Ah yes, the circle of life. Celluloid dreams become home video babysitters become globetrotting Broadway musicals and digital streams to infinity.
And 25 years or a moment later — because time and memory and nostalgia have long since collapsed in on each other — Disney’s The Lion King is back again for the first time, to roar across the savannah of superheroes, half-baked reboots and lazy spin-offs that our recycled culture keeps spawning.
This new old Lion King is a strange, multi-million-dollar state-of-the-digital art rendering that takes the 1994 story and transplants it wholesale into a stunning, photorealistic realm populated by hyperreal animals, painterly vistas and all your favourite showtunes.
It’s like experiencing past, present and some eerie computer-generated future all at once — dazzling and alienating and even a little bit emotional, in all the ways you know it probably shouldn’t be and yet a great magic act can convince you otherwise.
Disney hasn’t messed with the formula of the beloved original for a second.
It hasn’t overhauled or reimagined or even updated (notwithstanding a stray “You do you, Simba”) its classic tale of a young lion prince’s reclamation of his father’s kingdom in a storybook, postcard-pretty Africa.
Those familiar with the story — so everyone over the age of, say, five — will be relieved, or just puzzled, to find that The Jungle Book director Jon Favreau’s remake plays out the same beats of its predecessor, sequence for sequence and sometimes shot for shot, like some bizarro reiteration of the gag Gus Van Sant’s Psycho remake played on moviegoers.
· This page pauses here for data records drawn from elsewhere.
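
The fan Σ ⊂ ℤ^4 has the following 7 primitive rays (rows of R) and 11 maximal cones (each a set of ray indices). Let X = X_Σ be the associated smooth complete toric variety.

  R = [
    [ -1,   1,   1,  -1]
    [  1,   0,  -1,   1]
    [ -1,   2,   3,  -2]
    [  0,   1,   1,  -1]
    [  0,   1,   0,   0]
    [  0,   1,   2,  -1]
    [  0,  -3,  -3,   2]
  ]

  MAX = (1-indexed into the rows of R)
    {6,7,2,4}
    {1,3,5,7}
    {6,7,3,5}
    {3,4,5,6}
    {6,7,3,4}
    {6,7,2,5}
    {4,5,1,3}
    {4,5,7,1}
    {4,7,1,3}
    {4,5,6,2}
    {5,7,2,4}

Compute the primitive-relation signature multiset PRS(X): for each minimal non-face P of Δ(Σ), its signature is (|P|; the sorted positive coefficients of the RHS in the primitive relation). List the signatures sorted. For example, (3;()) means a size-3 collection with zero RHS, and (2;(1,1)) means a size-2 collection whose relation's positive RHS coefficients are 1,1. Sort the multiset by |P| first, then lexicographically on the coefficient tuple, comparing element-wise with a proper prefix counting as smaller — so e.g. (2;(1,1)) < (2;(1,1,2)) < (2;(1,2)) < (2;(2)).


Δ(Σ) — 7 vertices, 5 min non-faces:

  P = {1,2}:  v_{1} + v_{2} = v_{5} — sig = (2;(1))
  P = {1,6}:  v_{1} + v_{6} = v_{3} — sig = (2;(1))
  P = {2,3}:  v_{2} + v_{3} = v_{5} + v_{6} — sig = (2;(1,1))
  P = {4,5,6,7}:  v_{4} + v_{5} + v_{6} + v_{7} = 0 — sig = (4;())
  P = {3,4,5,7}:  v_{3} + v_{4} + v_{5} + v_{7} = v_{1} — sig = (4;(1))

Signatures (|P|; sorted positive RHS coefficients), sorted:
[(2;(1)), (2;(1)), (2;(1,1)), (4;()), (4;(1))]


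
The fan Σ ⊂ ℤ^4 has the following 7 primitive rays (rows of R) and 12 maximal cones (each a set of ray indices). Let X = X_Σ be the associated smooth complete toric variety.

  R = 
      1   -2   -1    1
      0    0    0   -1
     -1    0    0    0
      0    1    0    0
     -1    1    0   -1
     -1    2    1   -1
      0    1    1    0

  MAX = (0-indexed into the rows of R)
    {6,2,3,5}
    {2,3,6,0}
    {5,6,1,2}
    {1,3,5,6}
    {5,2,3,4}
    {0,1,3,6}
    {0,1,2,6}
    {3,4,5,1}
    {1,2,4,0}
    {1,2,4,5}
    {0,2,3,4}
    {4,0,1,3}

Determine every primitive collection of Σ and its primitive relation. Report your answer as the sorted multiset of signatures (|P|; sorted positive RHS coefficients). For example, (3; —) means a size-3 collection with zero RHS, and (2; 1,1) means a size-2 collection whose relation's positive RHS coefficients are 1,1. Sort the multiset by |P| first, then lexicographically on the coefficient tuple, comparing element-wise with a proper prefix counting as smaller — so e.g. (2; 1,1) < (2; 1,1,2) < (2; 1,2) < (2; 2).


Minimal non-faces — 3 found among 7 rays, 12 max cones:

  {0,5}:  v_{0} + v_{5} = 0 — sig = (2; —)
  {4,6}:  v_{4} + v_{6} = v_{5} — sig = (2; 1)
  {1,2,3}:  v_{1} + v_{2} + v_{3} = v_{4} — sig = (3; 1)

Signatures (|P|; sorted positive RHS coefficients), sorted:
[(2; —), (2; 1), (3; 1)]


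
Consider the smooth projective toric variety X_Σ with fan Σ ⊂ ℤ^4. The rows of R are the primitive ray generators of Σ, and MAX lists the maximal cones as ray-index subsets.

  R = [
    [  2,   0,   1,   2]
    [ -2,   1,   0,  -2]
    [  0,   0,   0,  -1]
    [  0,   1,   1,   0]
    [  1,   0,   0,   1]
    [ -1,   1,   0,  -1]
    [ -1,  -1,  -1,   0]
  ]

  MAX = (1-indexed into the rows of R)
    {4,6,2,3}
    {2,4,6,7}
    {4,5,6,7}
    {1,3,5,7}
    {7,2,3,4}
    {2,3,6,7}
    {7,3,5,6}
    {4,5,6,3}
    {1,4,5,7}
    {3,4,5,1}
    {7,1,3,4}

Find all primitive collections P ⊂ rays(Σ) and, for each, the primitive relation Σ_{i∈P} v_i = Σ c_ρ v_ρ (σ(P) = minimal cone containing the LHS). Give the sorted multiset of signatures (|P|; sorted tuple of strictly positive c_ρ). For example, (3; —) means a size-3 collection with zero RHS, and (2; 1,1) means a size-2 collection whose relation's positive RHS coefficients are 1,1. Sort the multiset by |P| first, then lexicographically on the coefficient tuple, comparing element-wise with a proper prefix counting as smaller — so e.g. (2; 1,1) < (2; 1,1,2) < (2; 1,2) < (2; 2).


Primitive collections (5):

  {1,2}:  v_{1} + v_{2} = v_{4}  ⟹  sig = (2; 1)
  {2,5}:  v_{2} + v_{5} = v_{6}  ⟹  sig = (2; 1)
  {1,6}:  v_{1} + v_{6} = v_{4} + v_{5}  ⟹  sig = (2; 1,1)
  {3,4,5,7}:  v_{3} + v_{4} + v_{5} + v_{7} = 0  ⟹  sig = (4; —)
  {3,4,6,7}:  v_{3} + v_{4} + v_{6} + v_{7} = v_{2}  ⟹  sig = (4; 1)

Hence PRS(X_Σ) =
    |P|=2: 3 collections, coeffs (1), (1), (1,1)
    |P|=4: 2 collections, coeffs (), (1)


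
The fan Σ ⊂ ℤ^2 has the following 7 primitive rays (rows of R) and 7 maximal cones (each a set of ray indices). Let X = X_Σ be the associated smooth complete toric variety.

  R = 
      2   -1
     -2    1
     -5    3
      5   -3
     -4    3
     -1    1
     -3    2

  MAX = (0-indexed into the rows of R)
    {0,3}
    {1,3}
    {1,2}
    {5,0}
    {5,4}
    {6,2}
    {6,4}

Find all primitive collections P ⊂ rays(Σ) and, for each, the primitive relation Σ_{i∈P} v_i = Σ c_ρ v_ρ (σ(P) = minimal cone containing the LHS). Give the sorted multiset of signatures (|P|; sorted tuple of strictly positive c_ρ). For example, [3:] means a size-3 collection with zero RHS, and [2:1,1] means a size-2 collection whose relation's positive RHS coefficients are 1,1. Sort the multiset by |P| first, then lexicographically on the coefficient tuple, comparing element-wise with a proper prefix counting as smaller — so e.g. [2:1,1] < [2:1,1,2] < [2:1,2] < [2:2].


Σ has 14 primitive collections:

  {0,1}:  v_{0} + v_{1} = 0  →  sig = [2:]
  {2,3}:  v_{2} + v_{3} = 0  →  sig = [2:]
  {0,2}:  v_{0} + v_{2} = v_{6}  →  sig = [2:1]
  {0,6}:  v_{0} + v_{6} = v_{5}  →  sig = [2:1]
  {1,5}:  v_{1} + v_{5} = v_{6}  →  sig = [2:1]
  {1,6}:  v_{1} + v_{6} = v_{2}  →  sig = [2:1]
  {3,6}:  v_{3} + v_{6} = v_{0}  →  sig = [2:1]
  {5,6}:  v_{5} + v_{6} = v_{4}  →  sig = [2:1]
  {3,4}:  v_{3} + v_{4} = v_{0} + v_{5}  →  sig = [2:1,1]
  {0,4}:  v_{0} + v_{4} = 2·v_{5}  →  sig = [2:2]
  {1,4}:  v_{1} + v_{4} = 2·v_{6}  →  sig = [2:2]
  {2,5}:  v_{2} + v_{5} = 2·v_{6}  →  sig = [2:2]
  {3,5}:  v_{3} + v_{5} = 2·v_{0}  →  sig = [2:2]
  {2,4}:  v_{2} + v_{4} = 3·v_{6}  →  sig = [2:3]

Signatures (|P|; sorted positive RHS coefficients), sorted:
    [2:]
    [2:]
    [2:1]
    [2:1]
    [2:1]
    [2:1]
    [2:1]
    [2:1]
    [2:1,1]
    [2:2]
    [2:2]
    [2:2]
    [2:2]
    [2:3]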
It begins with the still-majestic refrain of Tim Rice and Elton John’s Circle of Life (performed here by Brown Lindiwe Mkhize and Lebo M.), as newborn Simba (JD McCrary) is presented to the subjects of his parents King Mufasa (James Earl Jones) and Queen Sarabi (Alfre Woodard), recreating the relatively funky two-dimensional animation in lush computer-generated imagery.
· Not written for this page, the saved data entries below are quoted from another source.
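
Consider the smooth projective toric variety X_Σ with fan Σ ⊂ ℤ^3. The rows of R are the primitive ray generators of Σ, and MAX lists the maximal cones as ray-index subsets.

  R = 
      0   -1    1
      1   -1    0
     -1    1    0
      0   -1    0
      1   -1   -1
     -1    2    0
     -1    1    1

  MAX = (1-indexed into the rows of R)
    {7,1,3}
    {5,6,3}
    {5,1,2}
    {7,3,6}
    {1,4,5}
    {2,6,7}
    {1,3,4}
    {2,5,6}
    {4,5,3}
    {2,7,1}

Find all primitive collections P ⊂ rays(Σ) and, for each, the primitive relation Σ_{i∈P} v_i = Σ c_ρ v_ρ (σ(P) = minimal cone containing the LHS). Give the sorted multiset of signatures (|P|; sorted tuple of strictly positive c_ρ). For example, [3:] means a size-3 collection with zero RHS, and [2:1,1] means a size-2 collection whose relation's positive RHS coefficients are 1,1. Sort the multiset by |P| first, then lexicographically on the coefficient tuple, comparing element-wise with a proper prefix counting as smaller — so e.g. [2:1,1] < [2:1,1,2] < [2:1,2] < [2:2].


Δ(Σ) — 7 vertices, 7 min non-faces:

  {2,3}:  v_{2} + v_{3} = 0 ; sig = [2:]
  {5,7}:  v_{5} + v_{7} = 0 ; sig = [2:]
  {1,6}:  v_{1} + v_{6} = v_{7} ; sig = [2:1]
  {4,6}:  v_{4} + v_{6} = v_{3} ; sig = [2:1]
  {2,4}:  v_{2} + v_{4} = v_{1} + v_{5} ; sig = [2:1,1]
  {4,7}:  v_{4} + v_{7} = v_{1} + v_{3} ; sig = [2:1,1]
  {1,3,5}:  v_{1} + v_{3} + v_{5} = v_{4} ; sig = [3:1]

Signatures (|P|; sorted positive RHS coefficients), sorted:
    |P|=2: 6 collections, coeffs (), (), (1), (1), (1,1), (1,1)
    |P|=3: 1 collection, coeffs (1)


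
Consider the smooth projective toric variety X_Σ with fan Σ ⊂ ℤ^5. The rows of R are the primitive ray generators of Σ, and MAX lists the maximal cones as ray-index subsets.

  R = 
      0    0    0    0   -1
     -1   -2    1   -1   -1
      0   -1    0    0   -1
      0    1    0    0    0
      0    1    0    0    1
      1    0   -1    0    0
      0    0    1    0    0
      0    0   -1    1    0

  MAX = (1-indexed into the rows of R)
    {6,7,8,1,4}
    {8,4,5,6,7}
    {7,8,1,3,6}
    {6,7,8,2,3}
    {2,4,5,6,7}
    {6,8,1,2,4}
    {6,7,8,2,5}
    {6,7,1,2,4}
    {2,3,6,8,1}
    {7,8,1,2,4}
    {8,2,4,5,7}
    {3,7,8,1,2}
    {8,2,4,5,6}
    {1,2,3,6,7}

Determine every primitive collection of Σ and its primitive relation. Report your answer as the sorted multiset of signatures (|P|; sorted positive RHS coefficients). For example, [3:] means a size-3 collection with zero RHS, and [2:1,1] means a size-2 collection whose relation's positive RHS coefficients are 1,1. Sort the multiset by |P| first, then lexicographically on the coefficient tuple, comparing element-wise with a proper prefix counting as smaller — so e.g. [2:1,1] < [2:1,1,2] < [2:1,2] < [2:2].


|primitive collections| = 5. Relations:

  • {3,5}:  v_{3} + v_{5} = 0  ⇒ sig = [2:]
  • {1,5}:  v_{1} + v_{5} = v_{4}  ⇒ sig = [2:1]
  • {3,4}:  v_{3} + v_{4} = v_{1}  ⇒ sig = [2:1]
  • {2,4,6,7,8}:  v_{2} + v_{4} + v_{6} + v_{7} + v_{8} = v_{3}  ⇒ sig = [5:1]
  • {1,2,6,7,8}:  v_{1} + v_{2} + v_{6} + v_{7} + v_{8} = 2·v_{3}  ⇒ sig = [5:2]

Hence PRS(X_Σ) =
    |P|=2: 3 collections, coeffs (), (1), (1)
    |P|=5: 2 collections, coeffs (1), (2)


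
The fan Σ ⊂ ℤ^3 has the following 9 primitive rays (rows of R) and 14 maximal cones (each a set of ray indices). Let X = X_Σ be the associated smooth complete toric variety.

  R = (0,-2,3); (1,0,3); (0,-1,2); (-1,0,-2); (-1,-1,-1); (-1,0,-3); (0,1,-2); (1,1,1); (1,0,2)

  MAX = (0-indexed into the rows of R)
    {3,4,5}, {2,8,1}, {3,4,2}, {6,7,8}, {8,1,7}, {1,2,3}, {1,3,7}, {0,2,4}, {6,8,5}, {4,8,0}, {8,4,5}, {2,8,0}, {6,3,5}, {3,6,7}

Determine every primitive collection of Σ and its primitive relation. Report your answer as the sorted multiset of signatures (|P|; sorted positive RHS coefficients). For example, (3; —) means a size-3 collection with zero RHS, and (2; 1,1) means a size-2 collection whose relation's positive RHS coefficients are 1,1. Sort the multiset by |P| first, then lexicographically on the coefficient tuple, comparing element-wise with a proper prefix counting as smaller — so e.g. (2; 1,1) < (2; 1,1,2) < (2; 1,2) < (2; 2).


|primitive collections| = 16. Relations:

  {1,5}:  v_{1} + v_{5} = 0 ; sig = (2; —)
  {2,6}:  v_{2} + v_{6} = 0 ; sig = (2; —)
  {3,8}:  v_{3} + v_{8} = 0 ; sig = (2; —)
  {4,7}:  v_{4} + v_{7} = 0 ; sig = (2; —)
  {1,4}:  v_{1} + v_{4} = v_{2} ; sig = (2; 1)
  {1,6}:  v_{1} + v_{6} = v_{7} ; sig = (2; 1)
  {2,5}:  v_{2} + v_{5} = v_{4} ; sig = (2; 1)
  {2,7}:  v_{2} + v_{7} = v_{1} ; sig = (2; 1)
  {4,6}:  v_{4} + v_{6} = v_{5} ; sig = (2; 1)
  {5,7}:  v_{5} + v_{7} = v_{6} ; sig = (2; 1)
  {0,3}:  v_{0} + v_{3} = v_{2} + v_{4} ; sig = (2; 1,1)
  {0,6}:  v_{0} + v_{6} = v_{4} + v_{8} ; sig = (2; 1,1)
  {0,7}:  v_{0} + v_{7} = v_{2} + v_{8} ; sig = (2; 1,1)
  {0,1}:  v_{0} + v_{1} = 2·v_{2} + v_{8} ; sig = (2; 1,2)
  {0,5}:  v_{0} + v_{5} = 2·v_{4} + v_{8} ; sig = (2; 1,2)
  {2,4,8}:  v_{2} + v_{4} + v_{8} = v_{0} ; sig = (3; 1)

Hence PRS(X_Σ) =
{ (2; —) ×4,  (2; 1) ×6,  (2; 1,1) ×3,  (2; 1,2) ×2,  (3; 1) }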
The entire world is realised in elaborate detail, from the wind-rippled manes of the lions to the fireflies that seem to constantly dart around the film’s night sky.
It feels like you’ve stepped into a lifelike taxidermy exhibit at the Natural History Museum and fallen right through into another dimension.
There’s an unusual dissonance to the photorealistic animals, who have only a fraction of the expression of their cel-animated counterparts, speaking with the voices of the human actors, even those as imposing as James Earl Jones (uniting prides, galaxies and entire generations with his unmistakable basso profundo) and Chiwetel Ejiofor (whose fearsome rendition of Mufasa’s displaced brother, Scar, equals Jeremy Irons’ performance for theatrically wounded treachery).
It’ll be off-putting for some, as though the original voice soundtrack had been dropped into a wildlife documentary, but it can be refreshing, too — at least for those who sometimes find Disney’s anthropomorphic animals a bit cloying, and even creepy in their traditional human likenesses.
The effect nearly runs the film aground during the first appearance of the chattering hyenas. They’re goofy-psychotic in the original but terrifying and forlorn here — characters whose attempts at humour grate against the nightmarish netherworld of the elephant graveyard and its jagged, foreboding shadows.
What these sequences lack in originality they make up for in sheer awe — these are images that stick to the mind’s eye — and the movie’s emotional heart, however familiar, beats resoundingly beneath the uncanny effects wizardry.
Rogen, in particular, is wonderful here — there’s something deeply satisfying about a realistically rendered warthog rattling off fart jokes and existential non-sequiturs.
As the young adult Simba, meanwhile, Donald Glover makes his laconic purr and silky vocals fit the role with casual ease, and Beyonce lends future Queen Nala her brash superstar spark.
Queen Bey also curates the film’s tie-in soundtrack, which includes Hans Zimmer’s faux-African ballast and her original composition, Spirit, for good measure.
Sure, there are those pesky, lingering issues of royal entitlement, arranged marriage and grand destiny that kind of sour the whole benevolent circle of life thesis, and the film fails to interrogate Scar’s outcast rallying of the disenfranchised against a monarch who rules according to the dictates of birthright.
And the inherent beauty of many of the visual sequences — from Mufasa and Simba gazing upon a star-flecked sky to an intense final showdown of lion-on-lion combat that appears to be set in the pits of hell — suggest there may have been a more fascinating film to be made without any human dialogue at all.
Here’s looking forward to Disney’s next version of The Lion King — told in primitive cave paintings when the Earth has finally been razed by the coming cultural apocalypse — in another 25 years. Or tomorrow. Maybe you’ve already seen it.